Папа не знает, как ко мне подступиться, старается изо всех сил! И вот он повязывает фартук, закатывает рукава и готовит мясной рулет с запеченным внутрь желтком, нарезает на ломтики.
– Как в ресторане, – гордо говорит он, и я сразу настораживаюсь, думая: «Ты ходишь в ресторан, а мама сидит одна». Мне искренне жаль маму.
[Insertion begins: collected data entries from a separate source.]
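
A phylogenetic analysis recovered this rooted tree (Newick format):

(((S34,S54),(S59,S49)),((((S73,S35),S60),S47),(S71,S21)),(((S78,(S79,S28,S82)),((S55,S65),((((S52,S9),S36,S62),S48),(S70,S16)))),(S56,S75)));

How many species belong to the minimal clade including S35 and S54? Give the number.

25

The MRCA of S35 and S54 is the root, so the clade is the entire tree.
That clade contains 25 terminal taxa: S16, S21, S28, S34, S35, S36, S47, S48, S49, S52, S54, S55, S56, S59, S60, S62, S65, S70, S71, S73, S75, S78, S79, S82, S9.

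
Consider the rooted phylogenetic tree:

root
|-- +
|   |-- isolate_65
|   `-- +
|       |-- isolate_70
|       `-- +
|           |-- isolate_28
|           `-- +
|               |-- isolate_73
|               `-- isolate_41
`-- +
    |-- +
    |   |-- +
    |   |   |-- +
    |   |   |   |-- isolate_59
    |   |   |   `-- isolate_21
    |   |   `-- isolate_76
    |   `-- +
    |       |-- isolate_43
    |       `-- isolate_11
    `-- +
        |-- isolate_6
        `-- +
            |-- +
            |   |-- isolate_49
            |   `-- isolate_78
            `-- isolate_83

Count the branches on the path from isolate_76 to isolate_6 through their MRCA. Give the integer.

5

The MRCA of isolate_76 and isolate_6 is the node subtending ((((isolate_59,isolate_21),isolate_76),(isolate_43,isolate_11)),(isolate_6,((isolate_49,isolate_78),isolate_83))).
From isolate_76 up to that node: 3 branches. From isolate_6 up to the same node: 2 branches. Total: 3 + 2 = 5.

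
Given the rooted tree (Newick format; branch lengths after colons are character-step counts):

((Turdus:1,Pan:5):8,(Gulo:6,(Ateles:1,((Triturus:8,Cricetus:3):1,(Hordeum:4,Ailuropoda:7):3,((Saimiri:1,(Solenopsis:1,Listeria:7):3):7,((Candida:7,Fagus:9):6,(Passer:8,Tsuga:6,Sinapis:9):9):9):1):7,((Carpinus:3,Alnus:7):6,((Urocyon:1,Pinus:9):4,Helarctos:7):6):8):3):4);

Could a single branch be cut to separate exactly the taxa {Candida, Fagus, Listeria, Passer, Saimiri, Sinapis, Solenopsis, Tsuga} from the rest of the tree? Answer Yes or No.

Yes

The most recent common ancestor of these taxa subtends ((Saimiri,(Solenopsis,Listeria)),((Candida,Fagus),(Passer,Tsuga,Sinapis))).
That clade has exactly 8 tips — every listed taxon and nothing else — so the group is monophyletic.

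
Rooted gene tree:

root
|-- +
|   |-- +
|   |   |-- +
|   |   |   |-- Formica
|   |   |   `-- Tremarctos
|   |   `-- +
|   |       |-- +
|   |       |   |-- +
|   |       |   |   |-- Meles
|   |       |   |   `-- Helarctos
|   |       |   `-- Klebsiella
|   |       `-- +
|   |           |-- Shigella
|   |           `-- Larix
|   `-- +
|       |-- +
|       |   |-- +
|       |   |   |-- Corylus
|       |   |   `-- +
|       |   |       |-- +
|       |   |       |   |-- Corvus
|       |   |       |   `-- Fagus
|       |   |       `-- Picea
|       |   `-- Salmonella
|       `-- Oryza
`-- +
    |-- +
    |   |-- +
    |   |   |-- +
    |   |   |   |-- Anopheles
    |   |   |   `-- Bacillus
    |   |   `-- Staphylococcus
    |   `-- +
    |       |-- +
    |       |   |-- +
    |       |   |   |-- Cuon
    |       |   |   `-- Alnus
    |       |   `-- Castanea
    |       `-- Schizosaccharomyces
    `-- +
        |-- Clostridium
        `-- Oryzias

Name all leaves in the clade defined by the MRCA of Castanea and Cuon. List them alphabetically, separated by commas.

Tracing Castanea: it sits inside ((Cuon,Alnus),Castanea).
Tracing Cuon: it sits inside (Cuon,Alnus).
The smallest clade enclosing both is ((Cuon,Alnus),Castanea); the answer is its 3 terminal taxa in alphabetical order.

Alnus, Castanea, Cuon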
…– Мама, такой, как ты, нет на свете. Ты самая добрая, ты никогда не кричишь, ты о всех заботишься…
Мы идем вдоль канала, по улице Евлогия Георгиева, в русскую библиотеку, в Дом болгаро-советской дружбы, я держу ее под руку:
– Ты совершенно не думаешь о себе, не жалеешь себя…
Я говорю и говорю, а мама смущенно слушает, потом поворачивается ко мне:
– Ну, ты уж меня просто святой сделала.
Я смотрю – лицо, не тронутое косметикой, широкие серые брови, чуть влажные, продолговатые, странного разреза глаза… Если изображать, как выглядит душа, – я бы нарисовала лицо моей мамы…
Ей неловко, она не привыкла к таким нежностям. Потом эта нежность, так сильно прорвавшаяся в мои первые каникулы в Болгарии, станет сдержаннее, а потом и вовсе исчезнет… Я больше никогда не проведу по ее голове рукой, никогда не поцелую, никогда не назову ласково.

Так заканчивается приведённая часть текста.